On June 12, 1886, a German sailor tossed a message in a bottle overboard in the middle of the Indian Ocean. After nearly 132 years, the bottle has finally been found on an Australian beach, making it a record-breaker for the longest time a message in a bottle has remained unread.
The bottle (pictured below) was discovered by Tonya Illman and her family while taking a walk along the beach in West Australia, around 180 kilometers (111 miles) north of Perth.
“My friend Grace Ricciardo and I were walking across the dunes when I saw something sticking out of the sand so I went to take a closer look,” Tonya explained in a statement.
“It just looked like a lovely old bottle so I picked it up thinking it might look good in my bookcase. My son’s girlfriend was the one who discovered the note when she went to tip the sand out. The note was damp, rolled tightly and wrapped with string. We took it home and dried it out, and when we opened it we saw it was a printed form, in German, with very faint German handwriting on it.”
The bottle contained a rolled-up note written in German, dated June 12, 1886, stating the coordinates of where it was dropped into the sea, around 950 kilometers (590 miles) from the coast in the Indian Ocean. It also noted that the sailor was onboard a German ship called Paula as part of an oceanographic exploration to better understand ocean currents and find faster shipping routes.

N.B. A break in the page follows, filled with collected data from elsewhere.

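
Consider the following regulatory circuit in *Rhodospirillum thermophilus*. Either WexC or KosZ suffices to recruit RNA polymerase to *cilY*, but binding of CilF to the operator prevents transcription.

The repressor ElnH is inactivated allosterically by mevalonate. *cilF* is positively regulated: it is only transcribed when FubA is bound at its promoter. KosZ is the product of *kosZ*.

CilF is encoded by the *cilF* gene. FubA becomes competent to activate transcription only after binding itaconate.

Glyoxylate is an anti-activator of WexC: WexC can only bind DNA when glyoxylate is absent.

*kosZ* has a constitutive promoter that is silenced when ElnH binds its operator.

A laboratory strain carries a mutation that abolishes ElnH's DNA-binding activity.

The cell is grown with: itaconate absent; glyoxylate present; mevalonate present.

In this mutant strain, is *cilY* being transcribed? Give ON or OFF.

Glyoxylate is present, so WexC is inactive.
ElnH is non-functional in this strain, so it has no effect.
With no repressor bound, *kosZ* is transcribed.
So KosZ is produced and active.
Itaconate is absent, so FubA is inactive.
Required activator FubA is absent, so *cilF* is not transcribed.
So CilF is not produced.
Activator KosZ is present, so *cilY* is transcribed.

ON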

Importantly, there's some extremely sturdy evidence to back up the authenticity of the discovery, which you can find in the Western Australian Museum’s report. First up, the bottle appears to be an authentic late-19th-century Dutch gin bottle. More concretely, there's even written evidence from the 1880s that speaks of the bottle's journey.

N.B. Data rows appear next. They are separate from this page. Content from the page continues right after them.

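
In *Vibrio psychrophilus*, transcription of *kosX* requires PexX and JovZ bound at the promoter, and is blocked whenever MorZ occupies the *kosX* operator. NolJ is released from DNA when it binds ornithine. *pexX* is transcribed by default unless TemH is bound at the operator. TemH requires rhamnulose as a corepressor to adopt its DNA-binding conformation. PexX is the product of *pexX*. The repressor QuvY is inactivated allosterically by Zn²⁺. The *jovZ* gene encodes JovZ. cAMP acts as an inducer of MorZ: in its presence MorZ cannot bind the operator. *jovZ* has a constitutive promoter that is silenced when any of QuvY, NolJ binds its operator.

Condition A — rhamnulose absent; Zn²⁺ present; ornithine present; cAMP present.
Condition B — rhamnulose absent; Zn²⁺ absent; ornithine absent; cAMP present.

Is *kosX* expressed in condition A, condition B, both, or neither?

Condition A:
Rhamnulose is absent, so TemH is inactive.
With no repressor bound, *pexX* is transcribed.
So PexX is produced and active.
Zn²⁺ is present, so QuvY is inactive.
Ornithine is present, so NolJ is inactive.
With no repressor bound, *jovZ* is transcribed.
So JovZ is produced and active.
cAMP is present, so MorZ is inactive.
No repressor is bound and PexX and JovZ are active, so *kosX* is transcribed.
→ *kosX* is ON in A.
Condition B:
Rhamnulose is absent, so TemH is inactive.
With no repressor bound, *pexX* is transcribed.
So PexX is produced and active.
Zn²⁺ is absent, so QuvY is active.
Ornithine is absent, so NolJ is active.
With repressor QuvY bound, *jovZ* is not transcribed.
So JovZ is not produced.
cAMP is present, so MorZ is inactive.
Required activator JovZ is absent, so *kosX* is not transcribed.
→ *kosX* is OFF in B.

A only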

“Extraordinary finds need extraordinary evidence to support them,” said Dr Ross Anderson, Assistant Curator of Maritime Archaeology at the WA Museum.
“Incredibly, an archival search in Germany found Paula’s original Meteorological Journal and there was an entry for June 12, 1886, made by the captain, recording a drift bottle having been thrown overboard. The date and the coordinates correspond exactly with those on the bottle message,” he added.
Researchers at the Western Australian Museum believe that the bottle probably hit the Australian beach within a year of being tossed overboard. There, it lay buried in damp sand until a storm surge unearthed it some 130 years later. The family has now loaned their find to the Western Australian Museum to display for the next two years.
Before this discovery, the oldest known message in a bottle was 108 years old, a capsule that was lost in the North Sea for 108 years before being found in Germany.